Members of the Hong Kong performance troupe Nonsensemakers on Monday accused the Hong Kong government of political bias over demands they claimed had been placed on the group as it prepares for an event.
A Nonsensemakers member surnamed Tai (戴) said on Facebook that the Department of Leisure and Cultural Services had made verbal demands that the troupe remove the word “national” from acting producer Luo Shu-yan’s (羅淑燕) alma mater, Taipei National University of the Arts, which is in a brochure introducing the group.
Tai said the Hong Kong government’s alleged demand was “absurd and terrible,” adding that “Hong Kong today is a totalitarian government that cannot even allow a name.”
Tai said that Hong Kong society is losing its freedoms of speech and creativity, adding that everyone must stand fast in the face of totalitarianism.
The troupe said it had tried to reason with the department on multiple occasions and even offered to change the introduction from Chinese to English.
However, the department insisted that the Chinese shorthand “Taipei University of Arts” must be used, the troupe said.
Nonsensemakers posted an article on Facebook later on Monday saying that it would rather remove the controversial wording from the introduction than print partial or edited information.
The name of one’s alma mater is a basic fact and to include it in its entirety is to respect both art and the academia, the troupe said, adding that hopefully, Hong Kong continues to enjoy the troupe’s most prized core values — freedom of speech and creativity.
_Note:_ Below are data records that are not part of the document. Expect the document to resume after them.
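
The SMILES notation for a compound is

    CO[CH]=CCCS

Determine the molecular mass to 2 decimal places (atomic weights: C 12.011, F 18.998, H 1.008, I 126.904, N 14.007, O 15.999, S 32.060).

First, the molecular formula is C5H10OS (counting implicit H from valence).
  C: 5 × 12.011 = 60.055
  H: 10 × 1.008 = 10.080
  O: 1 × 15.999 = 15.999
  S: 1 × 32.060 = 32.060
Sum: 5×12.011 + 10×1.008 + 1×15.999 + 1×32.060 = 118.194 → 118.19 g/mol.

118.19 g/mol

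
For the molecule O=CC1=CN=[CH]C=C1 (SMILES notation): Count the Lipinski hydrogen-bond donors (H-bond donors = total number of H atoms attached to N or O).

0

Donors: find every N or O and count the H atoms it carries.
  atom 1 (O): bond orders sum to 2 → 0 H
  atom 5 (N): bond orders sum to 3 → 0 H
Lipinski HBD = 0.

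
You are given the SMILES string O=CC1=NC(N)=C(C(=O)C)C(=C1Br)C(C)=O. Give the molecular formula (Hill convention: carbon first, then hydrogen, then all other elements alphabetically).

C10H9BrN2O3

Walk through each heavy atom and fill implicit hydrogens from standard valence (C 4, N 3, O 2, S 2, halogen 1):
  atom 1: O, bond orders sum to 2 (valence 2) → 0 H
  atom 2: C, bond orders sum to 3 (valence 4) → 1 H
  atom 3: C, bond orders sum to 4 (valence 4) → 0 H
  atom 4: N, bond orders sum to 3 (valence 3) → 0 H
  atom 5: C, bond orders sum to 4 (valence 4) → 0 H
  atom 6: N, bond orders sum to 1 (valence 3) → 2 H
  atom 7: C, bond orders sum to 4 (valence 4) → 0 H
  atom 8: C, bond orders sum to 4 (valence 4) → 0 H
  atom 9: O, bond orders sum to 2 (valence 2) → 0 H
  atom 10: C, bond orders sum to 1 (valence 4) → 3 H
  atom 11: C, bond orders sum to 4 (valence 4) → 0 H
  atom 12: C, bond orders sum to 4 (valence 4) → 0 H
  atom 13: Br (halogen, monovalent) → 0 H
  atom 14: C, bond orders sum to 4 (valence 4) → 0 H
  atom 15: C, bond orders sum to 1 (valence 4) → 3 H
  atom 16: O, bond orders sum to 2 (valence 2) → 0 H
Totals → C:10, H:9, Br:1, N:2, O:3.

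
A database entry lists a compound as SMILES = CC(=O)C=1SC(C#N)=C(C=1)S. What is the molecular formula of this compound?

C7H5NOS2

Walk through each heavy atom and fill implicit hydrogens from standard valence (C 4, N 3, O 2, S 2, halogen 1):
  atom 1: C, bond orders sum to 1 (valence 4) → 3 H
  atom 2: C, bond orders sum to 4 (valence 4) → 0 H
  atom 3: O, bond orders sum to 2 (valence 2) → 0 H
  atom 4: C, bond orders sum to 4 (valence 4) → 0 H
  atom 5: S, bond orders sum to 2 (valence 2) → 0 H
  atom 6: C, bond orders sum to 4 (valence 4) → 0 H
  atom 7: C, bond orders sum to 4 (valence 4) → 0 H
  atom 8: N, bond orders sum to 3 (valence 3) → 0 H
  atom 9: C, bond orders sum to 4 (valence 4) → 0 H
  atom 10: C, bond orders sum to 3 (valence 4) → 1 H
  atom 11: S, bond orders sum to 1 (valence 2) → 1 H
Totals → C:7, H:5, N:1, O:1, S:2.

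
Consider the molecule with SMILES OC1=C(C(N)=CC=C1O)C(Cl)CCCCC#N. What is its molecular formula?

C12H15ClN2O2

Walk through each heavy atom and fill implicit hydrogens from standard valence (C 4, N 3, O 2, S 2, halogen 1):
  atom 1: O, bond orders sum to 1 (valence 2) → 1 H
  atom 2: C, bond orders sum to 4 (valence 4) → 0 H
  atom 3: C, bond orders sum to 4 (valence 4) → 0 H
  atom 4: C, bond orders sum to 4 (valence 4) → 0 H
  atom 5: N, bond orders sum to 1 (valence 3) → 2 H
  atom 6: C, bond orders sum to 3 (valence 4) → 1 H
  atom 7: C, bond orders sum to 3 (valence 4) → 1 H
  atom 8: C, bond orders sum to 4 (valence 4) → 0 H
  atom 9: O, bond orders sum to 1 (valence 2) → 1 H
  atom 10: C, bond orders sum to 3 (valence 4) → 1 H
  atom 11: Cl (halogen, monovalent) → 0 H
  atom 12: C, bond orders sum to 2 (valence 4) → 2 H
  atom 13: C, bond orders sum to 2 (valence 4) → 2 H
  atom 14: C, bond orders sum to 2 (valence 4) → 2 H
  atom 15: C, bond orders sum to 2 (valence 4) → 2 H
  atom 16: C, bond orders sum to 4 (valence 4) → 0 H
  atom 17: N, bond orders sum to 3 (valence 3) → 0 H
Totals → C:12, H:15, Cl:1, N:2, O:2.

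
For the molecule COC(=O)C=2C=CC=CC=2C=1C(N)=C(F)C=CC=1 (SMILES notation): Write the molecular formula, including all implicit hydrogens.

Walk through each heavy atom and fill implicit hydrogens from standard valence (C 4, N 3, O 2, S 2, halogen 1):
  atom 1: C, bond orders sum to 1 (valence 4) → 3 H
  atom 2: O, bond orders sum to 2 (valence 2) → 0 H
  atom 3: C, bond orders sum to 4 (valence 4) → 0 H
  atom 4: O, bond orders sum to 2 (valence 2) → 0 H
  atom 5: C, bond orders sum to 4 (valence 4) → 0 H
  atom 6: C, bond orders sum to 3 (valence 4) → 1 H
  atom 7: C, bond orders sum to 3 (valence 4) → 1 H
  atom 8: C, bond orders sum to 3 (valence 4) → 1 H
  atom 9: C, bond orders sum to 3 (valence 4) → 1 H
  atom 10: C, bond orders sum to 4 (valence 4) → 0 H
  atom 11: C, bond orders sum to 4 (valence 4) → 0 H
  atom 12: C, bond orders sum to 4 (valence 4) → 0 H
  atom 13: N, bond orders sum to 1 (valence 3) → 2 H
  atom 14: C, bond orders sum to 4 (valence 4) → 0 H
  atom 15: F (halogen, monovalent) → 0 H
  atom 16: C, bond orders sum to 3 (valence 4) → 1 H
  atom 17: C, bond orders sum to 3 (valence 4) → 1 H
  atom 18: C, bond orders sum to 3 (valence 4) → 1 H
Totals → C:14, H:12, F:1, N:1, O:2.
In Hill order: C14H12FNO2.

C14H12FNO2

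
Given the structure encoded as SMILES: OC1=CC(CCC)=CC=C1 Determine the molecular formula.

Walk through each heavy atom and fill implicit hydrogens from standard valence (C 4, N 3, O 2, S 2, halogen 1):
  atom 1: O, bond orders sum to 1 (valence 2) → 1 H
  atom 2: C, bond orders sum to 4 (valence 4) → 0 H
  atom 3: C, bond orders sum to 3 (valence 4) → 1 H
  atom 4: C, bond orders sum to 4 (valence 4) → 0 H
  atom 5: C, bond orders sum to 2 (valence 4) → 2 H
  atom 6: C, bond orders sum to 2 (valence 4) → 2 H
  atom 7: C, bond orders sum to 1 (valence 4) → 3 H
  atom 8: C, bond orders sum to 3 (valence 4) → 1 H
  atom 9: C, bond orders sum to 3 (valence 4) → 1 H
  atom 10: C, bond orders sum to 3 (valence 4) → 1 H
Totals → C:9, H:12, O:1.
In Hill order: C9H12O.

C9H12O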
The group included in the post a photograph of Luo holding her diploma from the university.
Taipei National University of the Arts president Yang Chi-wen (楊其文) told On.cc, a Hong Kong Web-based media outlet, that the department’s demand that the word “national” be removed was “incredibly stupid and without wisdom.”
Yang said he would continue to protest the politicizing of art by the department.
As of press time last night, the department had yet to respond to a request for comment.
Chinese-language Hong Kong newspaper Headline Daily found an archived use of the full name of the university in official department documents dating back to October 2003.
The department then issued a media release promoting a new rendition to the Chinese opera piece Golden House for My Beloved (金屋藏嬌) by Wu Hsing-kuo (吳興國), who the department called “Taipei National University of Arts department of drama associate professor.”
Nonsensemakers have an upcoming performance of The Third Lie in Hong Kong, a retelling of the book of the same name by Agota Kristof. It is the third in a trilogy, with The Notebook and The Proof the first and second books respectively.